How retailers are rethinking the consumer-brand relationship
Retailers ranging from Outdoor Voices to The Home Depot are making a deeper connection with their customers — and they're using social media and social good to do it.
NEW YORK — Customer acquisition is about much more than just discounting these days. And that concept was front and center for retailers at NRF's Big Show this week. Especially as younger consumers step up to the (shopping) plate, forming emotional, more personal connections with them is becoming increasingly important.
Millennials are actually more likely to purchase from a brand they feel they can trust and Gen Z's are also looking for more engagement with the brands they care about. From young retailers like Outdoor Voices to more traditional merchants such as The Home Depot, making moves that resonate with customers and go beyond just sales announcements is key to gaining a loyal following.
For Tyler Haney, CEO and founder of Outdoor Voices, social media (and specifically Instagram) is a big part of forming that more meaningful relationship — and the brand does so by talking to customers "like a best friend" and even soliciting advice, which they use for inspiration further down the line.
"I think that's super powerful when thinking about Nike, Under Armour and Lulu where product development, for example, is reserved for 15 guys in lab coats and it's only brought to you once it's fully baked," Haney said during a panel. "At OV, where we've found a lot of traction and people really want to get involved in the conversation is around product development."
These kinds of brand-consumer interactions are incredibly helpful in forming brand loyalty, according to Haney, but it's not as easy as asking for advice and then ignoring customer responses. A key component at Outdoor Voices is reaction time — making sure that customers feel like they're able to have a conversation with the brand if they want to — and that kind of fluid relationship can have serious benefits.

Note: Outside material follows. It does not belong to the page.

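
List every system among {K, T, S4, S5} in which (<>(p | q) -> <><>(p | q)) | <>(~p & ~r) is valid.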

"What Outdoor Voices does, and there are some other companies on Instagram that do this particularly well, is taking their customers and turning their customers into their primary influencers [and] marketers," Instagram COO Marne Levine said during the same panel, "and when you can do that, and you can engage your community and do that successfully, that is the best kind of marketing that there is. Because these are no longer just people who are influencers somewhere else, they are influencing other people because they love the products themselves."
While social media is, obviously, becoming a bigger part of the brand-consumer relationship, retailers are also currying favor by championing social issues or — quite frankly — just using their platform to do the right thing in bad situations. The demand for this kind of activism is growing: 55% of Gen Zers choose brands specifically because they're socially responsible or eco-friendly and 66% of consumers want retailers to take a stand on important political issues.
Gallery Furniture's Jim McIngvale, who used his stores in Texas to provide shelter for hundreds during Hurricane Harvey, sees social responsibility as a required component of retail — and has seen a lot of positive reactions from customers as a result.
"People said it was miraculous what I did, but to me, what was miraculous was that people thought it was a big deal," McIngvale said during a panel on social responsibility. "I mean, what else am I gonna do? My people are drowning."
McIngvale noted a definite increase in customers after the hurricane passed and, in particular, millennial customers, who wanted to shop with him purely because of the values his business lived by during the hurricane. He noted that there were "a thousand people a day" who told him, "we're here because of what you did during Hurricane Harvey." That more than made up for the money he lost.
"We can always make the money back but you can't save peoples' lives but once," McIngvale said, noting that all retailers should try to help out their communities, no matter the cost to themselves.
And it's not just natural disasters that are calling retailers to action — the Home Depot, for example, is actively involved in finding housing for veterans. Importantly, that's a charity that resonates with the brand's message and is more likely, as a result, to resonate with customers — similarly to Patagonia's recent efforts on environmentalist causes. While that's Home Depot's long-term charity work, they're also prepared to help out when disaster strikes, Marc Brown, senior vice president of store operations at Home Depot, said on the panel.
"There's a period of time where the business part doesn't matter because you've got to get things back to normal for that community, and that includes your associates," he said. "[I]t's the only way to do business if you're going to be in it for the long haul."